Lee Memorial Works To Reduce Malnutrition Locally

Jun 9, 2016
Originally published on June 8, 2016 4:17 pm

Lee Memorial Health System wants to expand a program that targets malnutrition. Malnutrition is poor health caused by eating unhealthy foods or just not eating enough.

Malnourished patients are more likely to develop infections after surgery and are more likely to be readmitted to the hospital.

But, the condition can be hard to detect. Older folks are especially at risk because of things like taking medications that suppress their appetites.

Lee Memorial developed a program to identify and address local malnutrition rates.

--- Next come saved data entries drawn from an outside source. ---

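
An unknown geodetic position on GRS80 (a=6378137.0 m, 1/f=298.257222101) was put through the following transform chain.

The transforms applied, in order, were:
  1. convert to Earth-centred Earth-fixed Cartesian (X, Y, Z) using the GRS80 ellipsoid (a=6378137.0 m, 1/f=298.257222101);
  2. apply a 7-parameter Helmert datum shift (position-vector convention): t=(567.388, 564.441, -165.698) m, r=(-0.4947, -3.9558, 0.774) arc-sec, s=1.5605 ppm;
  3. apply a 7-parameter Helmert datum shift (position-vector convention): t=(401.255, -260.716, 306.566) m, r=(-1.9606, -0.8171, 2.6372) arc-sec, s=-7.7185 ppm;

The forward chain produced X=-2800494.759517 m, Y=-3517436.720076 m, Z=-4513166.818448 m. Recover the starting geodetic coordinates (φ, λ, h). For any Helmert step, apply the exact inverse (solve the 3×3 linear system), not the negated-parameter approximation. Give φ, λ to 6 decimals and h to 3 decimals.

φ=-45.295931°, λ=-128.535582°, h=3895.619 m

start: X=-2800494.7595, Y=-3517436.7201, Z=-4513166.8184 m
→ Helmert⁻¹: X=-2800980.4816, Y=-3517124.4374, Z=-4513530.5573
→ Helmert⁻¹: X=-2801643.2551, Y=-3517662.0514, Z=-4513312.5222
→ geod (Bowring, a=6378137.000): φ=-45.29593100°, λ=-128.53558200°, h=3895.6190 m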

A program called Flavor Harvest @ Home starts with dieticians assessing inpatients for different signs of malnourishment.

Eligible patients then get a home meal delivery plan after they’re discharged. The plan accounts for three meals a day, every day for a month.

Lee Memorial looks for other services to continue providing the patient with food once the home meal delivery plan is completed.

The hospital studied 1,900 patients in 2015 for malnutrition. It found about 17 percent were undernourished.

Lee Memorial’s Larry Altier said of those patients who were readmitted to the hospital, those who did not use the program had about a 13 percent higher return rate.   

Altier said the program works.

“It's a low-risk, low-cost way to not only help people improve their clinical care but reduce operating costs, prevent readmission and just simply help people get over their illness,” he said.

Cape Coral Hospital and Gulf Coast Medical Center in Fort Myers offer the full program. Altier said Lee Memorial intends to expand it to the rest of the system, but it needs to hire the staff first.